The era of baby-faced dot-commers has definitely passed, but someone forgot to tell these guys. The CEOs of GSI Commerce, FragranceNet and eUniverse are the highest-paid chiefs in their age group, according to a report by Hoover’s. They’ve all just turned 30.

What makes their stories unusual is that such young CEOs are still running their companies at all, given the uncertain future of today’s dot-coms and the general trend to replace young founders with seasoned managers. All three declined to be interviewed.

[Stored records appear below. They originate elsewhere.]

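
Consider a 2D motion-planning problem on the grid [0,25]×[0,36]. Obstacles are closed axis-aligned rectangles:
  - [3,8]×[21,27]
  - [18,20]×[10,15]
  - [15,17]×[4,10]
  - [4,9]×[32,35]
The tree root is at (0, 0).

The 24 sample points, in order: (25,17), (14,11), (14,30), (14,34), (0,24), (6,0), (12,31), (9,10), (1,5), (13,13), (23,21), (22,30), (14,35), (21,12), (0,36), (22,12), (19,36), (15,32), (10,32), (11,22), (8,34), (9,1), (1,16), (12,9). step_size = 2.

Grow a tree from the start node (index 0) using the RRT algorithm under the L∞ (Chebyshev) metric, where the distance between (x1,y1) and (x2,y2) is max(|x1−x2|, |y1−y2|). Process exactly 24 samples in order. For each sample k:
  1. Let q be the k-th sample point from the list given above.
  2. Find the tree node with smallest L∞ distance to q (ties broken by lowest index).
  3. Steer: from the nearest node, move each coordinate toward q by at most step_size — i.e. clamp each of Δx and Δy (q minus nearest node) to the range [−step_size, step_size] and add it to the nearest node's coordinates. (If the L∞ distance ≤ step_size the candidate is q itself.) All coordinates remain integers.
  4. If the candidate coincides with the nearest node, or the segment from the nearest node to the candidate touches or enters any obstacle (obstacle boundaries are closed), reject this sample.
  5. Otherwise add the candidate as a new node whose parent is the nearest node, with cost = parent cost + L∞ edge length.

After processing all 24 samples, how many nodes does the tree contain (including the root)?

Node count: 24

1. q=(25,17) nearest=0 d=25 new=(2,2) → add node 1 parent=0 cost=2
2. q=(14,11) nearest=1 d=12 new=(4,4) → add node 2 parent=1 cost=4
3. q=(14,30) nearest=2 d=26 new=(6,6) → add node 3 parent=2 cost=6
4. q=(14,34) nearest=3 d=28 new=(8,8) → add node 4 parent=3 cost=8
5. q=(0,24) nearest=4 d=16 new=(6,10) → add node 5 parent=4 cost=10
6. q=(6,0) nearest=1 d=4 new=(4,0) → add node 6 parent=1 cost=4
7. q=(12,31) nearest=5 d=21 new=(8,12) → add node 7 parent=5 cost=12
8. q=(9,10) nearest=4 d=2 new=(9,10) → add node 8 parent=4 cost=10
9. q=(1,5) nearest=1 d=3 new=(1,4) → add node 9 parent=1 cost=4
10. q=(13,13) nearest=8 d=4 new=(11,12) → add node 10 parent=8 cost=12
11. q=(23,21) nearest=10 d=12 new=(13,14) → add node 11 parent=10 cost=14
12. q=(22,30) nearest=11 d=16 new=(15,16) → add node 12 parent=11 cost=16
13. q=(14,35) nearest=12 d=19 new=(14,18) → add node 13 parent=12 cost=18
14. q=(21,12) nearest=12 d=6 new=(17,14) → add node 14 parent=12 cost=18
15. q=(0,36) nearest=13 d=18 new=(12,20) → add node 15 parent=13 cost=20
16. q=(22,12) nearest=14 d=5 new=(19,12) → blocked by [18,20]×[10,15], reject
17. q=(19,36) nearest=15 d=16 new=(14,22) → add node 16 parent=15 cost=22
18. q=(15,32) nearest=16 d=10 new=(15,24) → add node 17 parent=16 cost=24
19. q=(10,32) nearest=17 d=8 new=(13,26) → add node 18 parent=17 cost=26
20. q=(11,22) nearest=15 d=2 new=(11,22) → add node 19 parent=15 cost=22
21. q=(8,34) nearest=18 d=8 new=(11,28) → add node 20 parent=18 cost=28
22. q=(9,1) nearest=2 d=5 new=(6,2) → add node 21 parent=2 cost=6
23. q=(1,16) nearest=5 d=6 new=(4,12) → add node 22 parent=5 cost=12
24. q=(12,9) nearest=8 d=3 new=(11,9) → add node 23 parent=8 cost=12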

Topping the salary list is Michael Rubin, who brought in $325,000 last year as found-er and chief of GSI Commerce, a King of Prussia, Pa.-based company that runs online sales for sporting goods chains. He also received stock options worth $14.4 million that vest over the next three years.

Brad Greenspan earned $273,125 in cash and bonuses as chairman and CEO of Los Angeles-based eUniverse, which operates entertainment Web sites. Moreover, all but four of his 10-member management team are 30 or younger, making COO Adam Goldenberg, 21, and the president and director, Brett Brewer, 30, among the highest-paid young executives in the country.

Jason Apfel earned $250,000 in the fiscal year ending March 2002 running FragranceNet, an online discount fragrance store in Hauppauge, N.Y. That was twice as much as his father Dennis, 56, made as the company’s chairman, CFO and secretary.

Their salaries are modest compared with pay at major public companies, not to mention the IPO lucre amassed by dot-com darlings like Stephan Paternot, 28, the chic co-creator of TheGlobe.com, and Joe Park, the 30-year-old cofounder of Kozmo.com, both of whom have dropped off the radar along with their companies.

“Technology still tends to favor the young,” says one executive recruiter, noting cynically that small boards and insider directors also favor young founders.

But young though Rubin, Greenspan and Apfel are, in some ways they’re dinosaurs. Most Internet royalty have cashed in or burned out. Paternot, for example, is now producing an independent film about a doughnut artist. Park, the would-be king of on-demand delivery, lugs books to class at Harvard Business School.

In one respect, these three are very much with the times: They are all paid in cash, not options.